Fork out a few bucks on a physical calendar, put it up somewhere where you can’t miss seeing it every day, then ceremoniously cross off every successful day with a bright red marker.
It might sound childish, but it helps:
- The small investment of time and money to buy a calendar and find a place to put it up makes you feel more committed.
- Crossing off each day is surprisingly pleasurable.
- The dopamine dose you get from anticipating that feeling will motivate you to keep it up.
Step 6: Formally commit.
This final tip for making your 30-day challenge a success is the most important because it brings together all of the previous ones:
6.1 Write a commitment letter to your 30-day-from-now self.
As hokey-pokey as you probably think it sounds, writing it down makes it real. It also forces you to collect your thoughts into something sensible and actionable. This dramatically increases the likelihood you succeed at your 30-day challenge.
In your letter to your glorious post-challenge self, try to include:
- Why are you doing it? What do you positively pessimistically expect to get out of your challenge? (Step 2.)
- Who for? Who is counting on you to succeed? Your older future self, for sure. Maybe your friends, parents, kids, colleagues, or spouse, too?
- What actions? What exactly are you going to do in this challenge. Be specific.
- When will you work on it and what will it replace? (Step 3.)
- Why might you fail? What excuses might you invent sometime in the coming month for not delivering your commitment?

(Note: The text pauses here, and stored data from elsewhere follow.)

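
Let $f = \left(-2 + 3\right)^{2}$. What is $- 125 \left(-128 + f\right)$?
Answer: $15875$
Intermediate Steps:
$f = 1$ ($f = 1^{2} = 1$)
$- 125 \left(-128 + f\right) = - 125 \left(-128 + 1\right) = \left(-125\right) \left(-127\right) = 15875$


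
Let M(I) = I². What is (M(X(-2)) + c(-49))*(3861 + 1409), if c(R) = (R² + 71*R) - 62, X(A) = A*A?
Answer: -5923480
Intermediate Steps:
X(A) = A²
c(R) = -62 + R² + 71*R
(M(X(-2)) + c(-49))*(3861 + 1409) = (((-2)²)² + (-62 + (-49)² + 71*(-49)))*(3861 + 1409) = (4² + (-62 + 2401 - 3479))*5270 = (16 - 1140)*5270 = -1124*5270 = -5923480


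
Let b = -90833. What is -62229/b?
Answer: 62229/90833 ≈ 0.68509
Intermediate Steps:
-62229/b = -62229/(-90833) = -62229*(-1)/90833 = -1*(-62229/90833) = 62229/90833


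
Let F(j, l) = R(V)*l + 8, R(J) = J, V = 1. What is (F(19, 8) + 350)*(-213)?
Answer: -77958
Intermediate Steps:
F(j, l) = 8 + l (F(j, l) = 1*l + 8 = l + 8 = 8 + l)
(F(19, 8) + 350)*(-213) = ((8 + 8) + 350)*(-213) = (16 + 350)*(-213) = 366*(-213) = -77958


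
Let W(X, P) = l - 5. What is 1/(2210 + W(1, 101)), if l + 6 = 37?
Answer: 1/2236 ≈ 0.00044723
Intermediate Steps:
l = 31 (l = -6 + 37 = 31)
W(X, P) = 26 (W(X, P) = 31 - 5 = 26)
1/(2210 + W(1, 101)) = 1/(2210 + 26) = 1/2236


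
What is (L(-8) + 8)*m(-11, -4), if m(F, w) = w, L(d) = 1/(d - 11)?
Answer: -604/19 ≈ -31.789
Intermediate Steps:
L(d) = 1/(-11 + d)
(L(-8) + 8)*m(-11, -4) = (1/(-11 - 8) + 8)*(-4) = (1/(-19) + 8)*(-4) = (-1/19 + 8)*(-4) = (151/19)*(-4) = -604/19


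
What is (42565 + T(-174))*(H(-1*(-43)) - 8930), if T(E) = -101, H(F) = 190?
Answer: -371135360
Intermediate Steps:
(42565 + T(-174))*(H(-1*(-43)) - 8930) = (42565 - 101)*(190 - 8930) = 42464*(-8740) = -371135360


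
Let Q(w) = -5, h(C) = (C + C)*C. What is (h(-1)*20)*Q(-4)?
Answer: -200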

Preempt them by writing them down.
- What are the rules? (Step 4.)
- How will you feel? A month from now, how will your future self feel if you succeed at your 30-day challenge?

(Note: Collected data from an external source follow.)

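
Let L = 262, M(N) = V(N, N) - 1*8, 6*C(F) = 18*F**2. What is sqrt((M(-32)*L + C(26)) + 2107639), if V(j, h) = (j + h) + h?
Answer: sqrt(2082419) ≈ 1443.1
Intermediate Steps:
V(j, h) = j + 2*h (V(j, h) = (h + j) + h = j + 2*h)
C(F) = 3*F**2 (C(F) = (18*F**2)/6 = 3*F**2)
M(N) = -8 + 3*N (M(N) = (N + 2*N) - 1*8 = 3*N - 8 = -8 + 3*N)
sqrt((M(-32)*L + C(26)) + 2107639) = sqrt(((-8 + 3*(-32))*262 + 3*26**2) + 2107639) = sqrt(((-8 - 96)*262 + 3*676) + 2107639) = sqrt((-104*262 + 2028) + 2107639) = sqrt((-27248 + 2028) + 2107639) = sqrt(-25220 + 2107639) = sqrt(2082419)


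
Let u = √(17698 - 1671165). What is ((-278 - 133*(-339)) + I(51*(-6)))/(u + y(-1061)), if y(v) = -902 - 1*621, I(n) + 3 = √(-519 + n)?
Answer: (-44806*I + 5*√33)/(√1653467 + 1523*I) ≈ -17.167 - 14.513*I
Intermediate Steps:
u = I*√1653467 (u = √(-1653467) = I*√1653467 ≈ 1285.9*I)
I(n) = -3 + √(-519 + n)
y(v) = -1523 (y(v) = -902 - 621 = -1523)
((-278 - 133*(-339)) + I(51*(-6)))/(u + y(-1061)) = ((-278 - 133*(-339)) + (-3 + √(-519 + 51*(-6))))/(I*√1653467 - 1523) = ((-278 + 45087) + (-3 + √(-519 - 306)))/(-1523 + I*√1653467) = (44809 + (-3 + √(-825)))/(-1523 + I*√1653467) = (44809 + (-3 + 5*I*√33))/(-1523 + I*√1653467) = (44806 + 5*I*√33)/(-1523 + I*√1653467)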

6.2 Send this letter to someone.
Send your letter to someone you know.
If you’re doing your 30-day challenge with someone else (obviously a good idea, if possible), you could exchange letters with them. Or you could send it to someone who you know will encourage you to keep it up.

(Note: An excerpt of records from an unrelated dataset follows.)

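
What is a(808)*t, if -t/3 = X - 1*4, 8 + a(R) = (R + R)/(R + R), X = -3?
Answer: -147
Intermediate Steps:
a(R) = -7 (a(R) = -8 + (R + R)/(R + R) = -8 + (2*R)/((2*R)) = -8 + (2*R)*(1/(2*R)) = -8 + 1 = -7)
t = 21 (t = -3*(-3 - 1*4) = -3*(-3 - 4) = -3*(-7) = 21)
a(808)*t = -7*21 = -147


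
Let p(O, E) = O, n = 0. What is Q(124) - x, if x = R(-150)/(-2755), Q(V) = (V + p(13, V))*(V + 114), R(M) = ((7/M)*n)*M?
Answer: 32606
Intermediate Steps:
R(M) = 0 (R(M) = ((7/M)*0)*M = 0*M = 0)
Q(V) = (13 + V)*(114 + V) (Q(V) = (V + 13)*(V + 114) = (13 + V)*(114 + V))
x = 0 (x = 0/(-2755) = 0*(-1/2755) = 0)
Q(124) - x = (1482 + 124² + 127*124) - 1*0 = (1482 + 15376 + 15748) + 0 = 32606 + 0 = 32606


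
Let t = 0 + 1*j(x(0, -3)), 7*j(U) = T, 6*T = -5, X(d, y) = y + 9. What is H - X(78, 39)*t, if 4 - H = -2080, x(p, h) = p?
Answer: 14628/7 ≈ 2089.7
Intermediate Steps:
X(d, y) = 9 + y
H = 2084 (H = 4 - 1*(-2080) = 4 + 2080 = 2084)
T = -⅚ (T = (⅙)*(-5) = -⅚ ≈ -0.83333)
j(U) = -5/42 (j(U) = (⅐)*(-⅚) = -5/42)
t = -5/42 (t = 0 + 1*(-5/42) = 0 - 5/42 = -5/42 ≈ -0.11905)
H - X(78, 39)*t = 2084 - (9 + 39)*(-5)/42 = 2084 - 48*(-5)/42 = 2084 - 1*(-40/7) = 2084 + 40/7 = 14628/7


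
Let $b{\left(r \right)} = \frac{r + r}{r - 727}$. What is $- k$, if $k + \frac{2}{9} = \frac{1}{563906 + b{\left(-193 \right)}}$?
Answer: $\frac{172929922}{778190859} \approx 0.22222$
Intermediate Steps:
$b{\left(r \right)} = \frac{2 r}{-727 + r}$
$k = - \frac{172929922}{778190859}$ ($k = - \frac{2}{9} + \frac{1}{563906 + 2 \left(-193\right) \frac{1}{-727 - 193}} = - \frac{2}{9} + \frac{1}{563906 + 2 \left(-193\right) \frac{1}{-920}} = - \frac{2}{9} + \frac{1}{563906 + 2 \left(-193\right) \left(- \frac{1}{920}\right)} = - \frac{2}{9} + \frac{1}{563906 + \frac{193}{460}} = - \frac{2}{9} + \frac{1}{\frac{259396953}{460}} = - \frac{2}{9} + \frac{460}{259396953} = - \frac{172929922}{778190859} \approx -0.22222$)
$- k = \left(-1\right) \left(- \frac{172929922}{778190859}\right) = \frac{172929922}{778190859}$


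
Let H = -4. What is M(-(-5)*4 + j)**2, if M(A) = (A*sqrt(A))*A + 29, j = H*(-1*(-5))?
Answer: 841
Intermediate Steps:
j = -20 (j = -(-4)*(-5) = -4*5 = -20)
M(A) = 29 + A**(5/2) (M(A) = A**(3/2)*A + 29 = A**(5/2) + 29 = 29 + A**(5/2))
M(-(-5)*4 + j)**2 = (29 + (-(-5)*4 - 20)**(5/2))**2 = (29 + (-5*(-4) - 20)**(5/2))**2 = (29 + (20 - 20)**(5/2))**2 = (29 + 0**(5/2))**2 = (29 + 0)**2 = 29**2 = 841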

Or, if you’re shy or embarrassed, send it to your future self.
Step 7: Disregard Steps 1-to-6 at your own peril.
“I don’t need no silly letter, rules, or pre-arranged time for my 30-day challenge. I’ll just do it.”– Everyone who ultimately fails at 30-day challenges.
If you think it’s overkill to go through the previous six steps to a successful 30-day challenge, that’s fair.
It’s entirely possible to get it done without any of them. I’ve done it before. Many people do.
But many more people fail that way, too.
Like most things—but not slot machines or pyramid schemes—you get what you put into it. If you put careful thought into what you’re doing, who you’re doing it for, why, when, and how, your challenge will be less of a challenge to get through.
Then, not only will you have something to brag about on social media, you might even make a lasting impact on your life.